Election rivals strip off for votes
Austria's general election campaign is heating up with two male contenders posing with their shirts off in an attempt to woo voters.
Borrowing an idea from Russian president Vladimir Putin, the displays are the latest twist in the rivalry between populist candidate Frank Stronach and Heinz-Christian Strache, head of the anti-immigrant and EU-sceptic Freedom Party who are both seeking the protest vote in the September 29 election.
Mr Stronach was first to strip off. Wearing jeans and a smile, he revealed a trim 80-year-old upper body as he stood next to his private lake during weekend interviews with Austrian newspapers. "I don't need to be ashamed of my body," he said.

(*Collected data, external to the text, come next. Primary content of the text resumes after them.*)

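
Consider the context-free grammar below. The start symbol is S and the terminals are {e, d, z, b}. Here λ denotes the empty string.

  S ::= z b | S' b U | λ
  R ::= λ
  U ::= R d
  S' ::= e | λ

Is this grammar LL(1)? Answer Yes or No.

Yes

FIRST(S) = {λ, b, e, z}
FIRST(R) = {λ}
FIRST(U) = {d}
FIRST(S') = {λ, e}
FOLLOW(S) = {$}
FOLLOW(R) = {d}
FOLLOW(U) = {$}
FOLLOW(S') = {b}
Each cell of M receives at most one production.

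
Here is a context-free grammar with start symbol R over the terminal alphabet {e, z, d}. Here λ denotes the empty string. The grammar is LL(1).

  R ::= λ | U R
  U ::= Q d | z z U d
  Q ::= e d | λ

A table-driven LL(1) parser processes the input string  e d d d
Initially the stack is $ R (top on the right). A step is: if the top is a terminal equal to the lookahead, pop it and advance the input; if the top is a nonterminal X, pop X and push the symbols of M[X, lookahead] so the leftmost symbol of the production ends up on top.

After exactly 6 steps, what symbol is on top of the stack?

     Stack      Input      Action
  1  $ R        e d d d $  expand R ::= U R
  2  $ R U      e d d d $  expand U ::= Q d
  3  $ R d Q    e d d d $  expand Q ::= e d
  4  $ R d d e  e d d d $  match e
  5  $ R d d    d d d $    match d
  6  $ R d      d d $      match d
Stack after step 6: $ R (top = R).

R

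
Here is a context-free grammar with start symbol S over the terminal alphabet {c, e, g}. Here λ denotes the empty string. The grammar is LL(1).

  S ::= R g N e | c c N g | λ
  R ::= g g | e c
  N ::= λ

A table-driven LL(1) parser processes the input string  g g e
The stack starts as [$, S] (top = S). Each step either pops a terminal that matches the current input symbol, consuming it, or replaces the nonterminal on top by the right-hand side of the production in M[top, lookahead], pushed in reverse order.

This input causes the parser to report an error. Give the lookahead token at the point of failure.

e

step 1: stack=$ S  input=g g e $  — expand S ::= R g N e
step 2: stack=$ e N g R  input=g g e $  — expand R ::= g g
step 3: stack=$ e N g g g  input=g g e $  — match g
step 4: stack=$ e N g g  input=g e $  — match g
step 5: stack=$ e N g  input=e $  — error: top is terminal g but lookahead is e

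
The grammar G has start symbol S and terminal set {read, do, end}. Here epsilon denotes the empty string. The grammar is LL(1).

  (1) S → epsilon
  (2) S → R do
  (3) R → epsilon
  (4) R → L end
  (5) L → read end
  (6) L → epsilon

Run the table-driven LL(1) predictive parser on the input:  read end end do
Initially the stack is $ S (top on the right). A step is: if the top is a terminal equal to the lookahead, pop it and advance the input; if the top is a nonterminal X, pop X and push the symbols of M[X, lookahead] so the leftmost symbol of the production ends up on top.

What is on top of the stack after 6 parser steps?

step 1: stack=$ S  input=read end end do $  — expand S → R do
step 2: stack=$ do R  input=read end end do $  — expand R → L end
step 3: stack=$ do end L  input=read end end do $  — expand L → read end
step 4: stack=$ do end end read  input=read end end do $  — match read
step 5: stack=$ do end end  input=end end do $  — match end
step 6: stack=$ do end  input=end do $  — match end
Stack after step 6: $ do (top = do).

do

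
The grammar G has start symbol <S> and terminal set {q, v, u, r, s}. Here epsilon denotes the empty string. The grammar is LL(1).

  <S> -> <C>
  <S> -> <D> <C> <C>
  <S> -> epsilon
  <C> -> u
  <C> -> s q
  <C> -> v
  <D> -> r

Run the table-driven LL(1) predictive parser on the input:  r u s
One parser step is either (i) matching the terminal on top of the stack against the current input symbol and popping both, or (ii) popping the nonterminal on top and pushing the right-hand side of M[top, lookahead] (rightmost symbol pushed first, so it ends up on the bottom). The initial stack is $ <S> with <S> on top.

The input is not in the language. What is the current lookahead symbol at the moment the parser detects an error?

$

     Stack          Input    Action
  1  $ <S>          r u s $  expand <S> -> <D> <C> <C>
  2  $ <C> <C> <D>  r u s $  expand <D> -> r
  3  $ <C> <C> r    r u s $  match r
  4  $ <C> <C>      u s $    expand <C> -> u
  5  $ <C> u        u s $    match u
  6  $ <C>          s $      expand <C> -> s q
  7  $ q s          s $      match s
  8  $ q            $        error: top is terminal q but lookahead is $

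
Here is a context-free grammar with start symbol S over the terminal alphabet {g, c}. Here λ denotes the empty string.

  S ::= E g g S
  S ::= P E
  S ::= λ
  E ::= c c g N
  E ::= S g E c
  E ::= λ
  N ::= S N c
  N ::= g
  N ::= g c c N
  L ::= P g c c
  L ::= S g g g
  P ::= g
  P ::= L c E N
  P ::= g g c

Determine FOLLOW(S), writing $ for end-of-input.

FIRST(S): from S::=E g g S we get {c, g}; from S::=P E we get {c, g}; from S::=λ we get {λ}. So FIRST(S) = {λ, c, g}.
FIRST(E): from E::=c c g N we get {c}; from E::=S g E c we get {c, g}; from E::=λ we get {λ}. So FIRST(E) = {λ, c, g}.
FIRST(N): from N::=S N c we get {c, g}; from N::=g we get {g}; from N::=g c c N we get {g}. So FIRST(N) = {c, g}.
FIRST(L): from L::=P g c c we get {c, g}; from L::=S g g g we get {c, g}. So FIRST(L) = {c, g}.
FIRST(P): from P::=g we get {g}; from P::=L c E N we get {c, g}; from P::=g g c we get {g}. So FIRST(P) = {c, g}.
FOLLOW(S) includes $ since S is the start symbol.
FOLLOW(S): in S::=E g g S, the suffix after S is empty (adds nothing new); in E::=S g E c, S is followed by g E c with FIRST {g}; in N::=S N c, S is followed by N c with FIRST {c, g}; in L::=S g g g, S is followed by g g g with FIRST {g}. Thus FOLLOW(S) = {$, c, g}.
FOLLOW(E): in S::=E g g S, E is followed by g g S with FIRST {g}; in S::=P E, the suffix after E is empty, so FOLLOW(E) ⊇ FOLLOW(S) = {$, c, g}; in E::=S g E c, E is followed by c with FIRST {c}; in P::=L c E N, E is followed by N with FIRST {c, g}. Thus FOLLOW(E) = {$, c, g}.
FOLLOW(L): in P::=L c E N, L is followed by c E N with FIRST {c}. Thus FOLLOW(L) = {c}.
FOLLOW(P): in S::=P E, P is followed by E with FIRST {λ, c, g}; in S::=P E, the suffix after P is nullable, so FOLLOW(P) ⊇ FOLLOW(S) = {$, c, g}; in L::=P g c c, P is followed by g c c with FIRST {g}. Thus FOLLOW(P) = {$, c, g}.
FOLLOW(N): in E::=c c g N, the suffix after N is empty, so FOLLOW(N) ⊇ FOLLOW(E) = {$, c, g}; in N::=S N c, N is followed by c with FIRST {c}; in N::=g c c N, the suffix after N is empty (adds nothing new); in P::=L c E N, the suffix after N is empty, so FOLLOW(N) ⊇ FOLLOW(P) = {$, c, g}. Thus FOLLOW(N) = {$, c, g}.

{$, c, g}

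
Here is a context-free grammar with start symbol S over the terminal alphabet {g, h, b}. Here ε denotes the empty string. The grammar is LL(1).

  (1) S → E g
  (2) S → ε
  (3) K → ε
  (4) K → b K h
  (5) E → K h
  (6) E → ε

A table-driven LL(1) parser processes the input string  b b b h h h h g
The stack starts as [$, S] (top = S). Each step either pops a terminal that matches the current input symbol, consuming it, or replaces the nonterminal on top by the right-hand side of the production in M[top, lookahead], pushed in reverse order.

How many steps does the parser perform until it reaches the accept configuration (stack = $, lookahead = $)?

14

      Stack            Input              Action
   1  $ S              b b b h h h h g $  expand S → E g
   2  $ g E            b b b h h h h g $  expand E → K h
   3  $ g h K          b b b h h h h g $  expand K → b K h
   4  $ g h h K b      b b b h h h h g $  match b
   5  $ g h h K        b b h h h h g $    expand K → b K h
   6  $ g h h h K b    b b h h h h g $    match b
   7  $ g h h h K      b h h h h g $      expand K → b K h
   8  $ g h h h h K b  b h h h h g $      match b
   9  $ g h h h h K    h h h h g $        expand K → ε
  10  $ g h h h h      h h h h g $        match h
  11  $ g h h h        h h h g $          match h
  12  $ g h h          h h g $            match h
  13  $ g h            h g $              match h
  14  $ g              g $                match g
Accept reached after 14 steps.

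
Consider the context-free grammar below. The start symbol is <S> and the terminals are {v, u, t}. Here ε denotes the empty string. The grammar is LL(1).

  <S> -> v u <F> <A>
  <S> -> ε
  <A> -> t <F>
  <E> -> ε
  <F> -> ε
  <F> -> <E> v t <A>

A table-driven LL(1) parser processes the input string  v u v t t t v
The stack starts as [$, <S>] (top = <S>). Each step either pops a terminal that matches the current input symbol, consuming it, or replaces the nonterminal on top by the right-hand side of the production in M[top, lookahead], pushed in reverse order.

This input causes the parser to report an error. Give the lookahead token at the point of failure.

step 1: stack=$ <S>  input=v u v t t t v $  — expand <S> -> v u <F> <A>
step 2: stack=$ <A> <F> u v  input=v u v t t t v $  — match v
step 3: stack=$ <A> <F> u  input=u v t t t v $  — match u
step 4: stack=$ <A> <F>  input=v t t t v $  — expand <F> -> <E> v t <A>
step 5: stack=$ <A> <A> t v <E>  input=v t t t v $  — expand <E> -> ε
step 6: stack=$ <A> <A> t v  input=v t t t v $  — match v
step 7: stack=$ <A> <A> t  input=t t t v $  — match t
step 8: stack=$ <A> <A>  input=t t v $  — expand <A> -> t <F>
step 9: stack=$ <A> <F> t  input=t t v $  — match t
step 10: stack=$ <A> <F>  input=t v $  — expand <F> -> ε
step 11: stack=$ <A>  input=t v $  — expand <A> -> t <F>
step 12: stack=$ <F> t  input=t v $  — match t
step 13: stack=$ <F>  input=v $  — expand <F> -> <E> v t <A>
step 14: stack=$ <A> t v <E>  input=v $  — expand <E> -> ε
step 15: stack=$ <A> t v  input=v $  — match v
step 16: stack=$ <A> t  input=$  — error: top is terminal t but lookahead is $

$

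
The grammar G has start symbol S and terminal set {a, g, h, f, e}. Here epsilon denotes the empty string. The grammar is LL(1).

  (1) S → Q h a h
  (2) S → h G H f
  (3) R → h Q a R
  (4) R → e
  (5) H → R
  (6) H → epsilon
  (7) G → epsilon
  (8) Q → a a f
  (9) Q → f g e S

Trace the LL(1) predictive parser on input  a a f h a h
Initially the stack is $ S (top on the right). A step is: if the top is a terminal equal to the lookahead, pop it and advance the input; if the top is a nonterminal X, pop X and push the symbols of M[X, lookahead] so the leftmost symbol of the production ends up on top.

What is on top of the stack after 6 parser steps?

     Stack          Input          Action
  1  $ S            a a f h a h $  expand S → Q h a h
  2  $ h a h Q      a a f h a h $  expand Q → a a f
  3  $ h a h f a a  a a f h a h $  match a
  4  $ h a h f a    a f h a h $    match a
  5  $ h a h f      f h a h $      match f
  6  $ h a h        h a h $        match h
Stack after step 6: $ h a (top = a).

a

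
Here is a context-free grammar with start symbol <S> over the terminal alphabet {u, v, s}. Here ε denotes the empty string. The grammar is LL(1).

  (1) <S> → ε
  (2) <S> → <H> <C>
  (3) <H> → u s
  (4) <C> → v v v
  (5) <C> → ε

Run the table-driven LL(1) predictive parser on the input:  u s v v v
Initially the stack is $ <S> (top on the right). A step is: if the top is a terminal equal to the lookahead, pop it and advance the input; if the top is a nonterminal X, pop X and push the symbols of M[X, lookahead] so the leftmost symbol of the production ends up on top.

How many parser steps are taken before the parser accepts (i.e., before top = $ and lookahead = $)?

8

step 1: stack=$ <S>  input=u s v v v $  — expand <S> → <H> <C>
step 2: stack=$ <C> <H>  input=u s v v v $  — expand <H> → u s
step 3: stack=$ <C> s u  input=u s v v v $  — match u
step 4: stack=$ <C> s  input=s v v v $  — match s
step 5: stack=$ <C>  input=v v v $  — expand <C> → v v v
step 6: stack=$ v v v  input=v v v $  — match v
step 7: stack=$ v v  input=v v $  — match v
step 8: stack=$ v  input=v $  — match v
Accept reached after 8 steps.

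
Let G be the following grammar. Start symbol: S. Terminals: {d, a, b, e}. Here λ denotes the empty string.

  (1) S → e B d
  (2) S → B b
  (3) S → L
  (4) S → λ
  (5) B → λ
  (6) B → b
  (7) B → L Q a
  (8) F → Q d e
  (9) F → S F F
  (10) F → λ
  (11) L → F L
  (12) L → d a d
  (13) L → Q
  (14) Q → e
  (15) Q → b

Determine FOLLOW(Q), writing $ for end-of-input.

FIRST(Q): from Q→e we get {e}; from Q→b we get {b}. So FIRST(Q) = {b, e}.
FIRST(S): from S→e B d we get {e}; from S→B b we get {b, d, e}; from S→L we get {b, d, e}; from S→λ we get {λ}. So FIRST(S) = {λ, b, d, e}.
FIRST(F): from F→Q d e we get {b, e}; from F→S F F we get {λ, b, d, e}; from F→λ we get {λ}. So FIRST(F) = {λ, b, d, e}.
FIRST(L): from L→F L we get {b, d, e}; from L→d a d we get {d}; from L→Q we get {b, e}. So FIRST(L) = {b, d, e}.
FIRST(B): from B→λ we get {λ}; from B→b we get {b}; from B→L Q a we get {b, d, e}. So FIRST(B) = {λ, b, d, e}.
FOLLOW(S) includes $ since S is the start symbol.
FOLLOW(B): in S→e B d, B is followed by d with FIRST {d}; in S→B b, B is followed by b with FIRST {b}. Thus FOLLOW(B) = {b, d}.
FOLLOW(F): in F→S F F (occurrence 1), F is followed by F with FIRST {λ, b, d, e}; in F→S F F (occurrence 1), the suffix after F is nullable (adds nothing new); in F→S F F (occurrence 2), the suffix after F is empty (adds nothing new); in L→F L, F is followed by L with FIRST {b, d, e}. Thus FOLLOW(F) = {b, d, e}.
FOLLOW(S): in F→S F F, S is followed by F F with FIRST {λ, b, d, e}; in F→S F F, the suffix after S is nullable, so FOLLOW(S) ⊇ FOLLOW(F) = {b, d, e}. Thus FOLLOW(S) = {$, b, d, e}.
FOLLOW(L): in S→L, the suffix after L is empty, so FOLLOW(L) ⊇ FOLLOW(S) = {$, b, d, e}; in B→L Q a, L is followed by Q a with FIRST {b, e}; in L→F L, the suffix after L is empty (adds nothing new). Thus FOLLOW(L) = {$, b, d, e}.
FOLLOW(Q): in B→L Q a, Q is followed by a with FIRST {a}; in F→Q d e, Q is followed by d e with FIRST {d}; in L→Q, the suffix after Q is empty, so FOLLOW(Q) ⊇ FOLLOW(L) = {$, b, d, e}. Thus FOLLOW(Q) = {$, a, b, d, e}.

{$, a, b, d, e}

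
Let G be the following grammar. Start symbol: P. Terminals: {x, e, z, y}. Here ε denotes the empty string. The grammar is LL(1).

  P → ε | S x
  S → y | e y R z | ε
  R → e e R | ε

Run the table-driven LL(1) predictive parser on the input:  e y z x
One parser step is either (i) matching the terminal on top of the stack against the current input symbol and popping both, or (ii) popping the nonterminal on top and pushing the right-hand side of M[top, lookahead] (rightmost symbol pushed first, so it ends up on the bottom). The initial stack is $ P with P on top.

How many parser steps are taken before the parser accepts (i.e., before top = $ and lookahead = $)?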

Mr Strache responded immediately. A photo of the tanned and athletic 42-year-old clad in swimming trunks appeared on his Facebook page, with the caption "top fit in the election campaign!"
The bare-chest battle went into round two with Austria's major newspapers carrying both photos - along with articles debating whether such displays constituted below-the-belt campaigning.
Commenting on the "naked duel," the tabloid Oesterreich praised Mr Stronach for "showing the new self-confidence of the generation '60 plus.' In politics. In fitness. In looks." At the same time, it warned that Mr Strache's decision to challenge the gambit "with his fitness-centre muscles" now risks turning the campaign into a circus.
The rivalry started when Mr Stronach founded his "Team Stronach" organization last year. It aims for the same voters that Mr Strache's Freedom Party views as its own - Austrians disenchanted with both the conservative People's Party and the Socialists, parties that now form the government coalition. While differing on some issues, both parties are campaigning on the need for change.
Experts are still debating on whether the show of skin will help or hurt the two men but Austria's other parties are content for now to flex only their political muscles.
Andreas Schieder, a leading Socialist official, urged both men to focus on the politics of "naked facts, instead of naked upper bodies."